WHAT IT IS:
A data warehouse is a federated repository for all the data that an enterprise’s various business systems collect. The repository may be physical or logical. Data warehousing is an electronic method of organizing information.
HOW IT WORKS (EXAMPLE):
A data warehouse essentially combines information from several sources into one comprehensive database. For example, in the business world, a data warehouse might incorporate customer information from a company’s point-of-sale systems (theregisters), its website, its mailing lists and its comment cards. Alternatively, it might incorporate all the information about employees, including time cards, demographic data, salary information, etc.
By combining all of this information in one place, a company can analyze its customers in a more holistic way, ensuring that it has considered all the information available. Data warehousing also makes data mining possible, which is the task of looking for patterns in the data that could lead to higher sales and profits.
There are different ways to establish a data warehouse and many pieces of software that help different systems “upload” their data to a data warehouse for analysis. However, the basic idea is to first extract data from all the individual sources (registers, time clocks, office computers), remove redundant data and organize the data into a consistent format that can be queried.
WHY IT MATTERS:
Companies with data warehouses can have an advantage in product development, marketing, pricing strategy, production time, historical analysis, forecasting and customer satisfaction. However, data warehouses also can be very expensive to design and implement, and sometimes their construction makes them unwieldy.

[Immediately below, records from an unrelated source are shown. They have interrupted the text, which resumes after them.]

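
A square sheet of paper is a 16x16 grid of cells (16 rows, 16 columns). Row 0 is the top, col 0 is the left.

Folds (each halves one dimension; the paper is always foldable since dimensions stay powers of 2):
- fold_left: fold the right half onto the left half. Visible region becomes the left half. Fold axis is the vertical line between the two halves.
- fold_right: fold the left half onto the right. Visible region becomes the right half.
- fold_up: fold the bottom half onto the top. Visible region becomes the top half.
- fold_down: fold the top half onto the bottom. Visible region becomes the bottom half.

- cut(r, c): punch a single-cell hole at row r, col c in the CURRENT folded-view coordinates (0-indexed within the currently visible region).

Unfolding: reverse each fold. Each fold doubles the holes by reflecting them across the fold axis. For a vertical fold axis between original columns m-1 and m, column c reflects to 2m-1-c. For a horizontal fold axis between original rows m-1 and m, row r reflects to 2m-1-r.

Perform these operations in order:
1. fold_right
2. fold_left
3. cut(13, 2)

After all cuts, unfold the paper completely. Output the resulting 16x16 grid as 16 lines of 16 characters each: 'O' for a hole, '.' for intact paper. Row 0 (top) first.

Answer: ................
................
................
................
................
................
................
................
................
................
................
................
................
..O..O....O..O..
................
................

Derivation:
Op 1 fold_right: fold axis v@8; visible region now rows[0,16) x cols[8,16) = 16x8
Op 2 fold_left: fold axis v@12; visible region now rows[0,16) x cols[8,12) = 16x4
Op 3 cut(13, 2): punch at orig (13,10); cuts so far [(13, 10)]; region rows[0,16) x cols[8,12) = 16x4
Unfold 1 (reflect across v@12): 2 holes -> [(13, 10), (13, 13)]
Unfold 2 (reflect across v@8): 4 holes -> [(13, 2), (13, 5), (13, 10), (13, 13)]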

What do I need to know about data warehousing?
Data warehouses are typically used to correlate broad business data to provide greater executive insight into corporate performance.
How is a data warehouse different from a regular database?
Data warehouses use a different design from standard operational databases. The latter are optimized to maintain strict accuracy of data in the moment by rapidly updating real-time data. Data warehouses, by contrast, are designed to give a long-range view of data over time. They trade off transaction volume and instead specialize in data aggregation.
What are data warehouses used for?
Many types of business data are analyzed via data warehouses. The need for a data warehouse often becomes evident when analytic requirements run afoul of the ongoing performance of operational databases. Running a complex query on a database requires the database to enter a temporary fixed state. This is often untenable for transactional databases. A data warehouse is employed to do the analytic work, leaving the transactional database free to focus on transactions.
The other benefits of a data warehouse are the ability to analyze data from multiple sources and to negotiate differences in storage schema using the ETL process.
What are the disadvantages of a data warehouse?
Data warehouses are expensive to scale, and do not excel at handling raw, unstructured, or complex data. However, data warehouses are still an important tool in the big data era.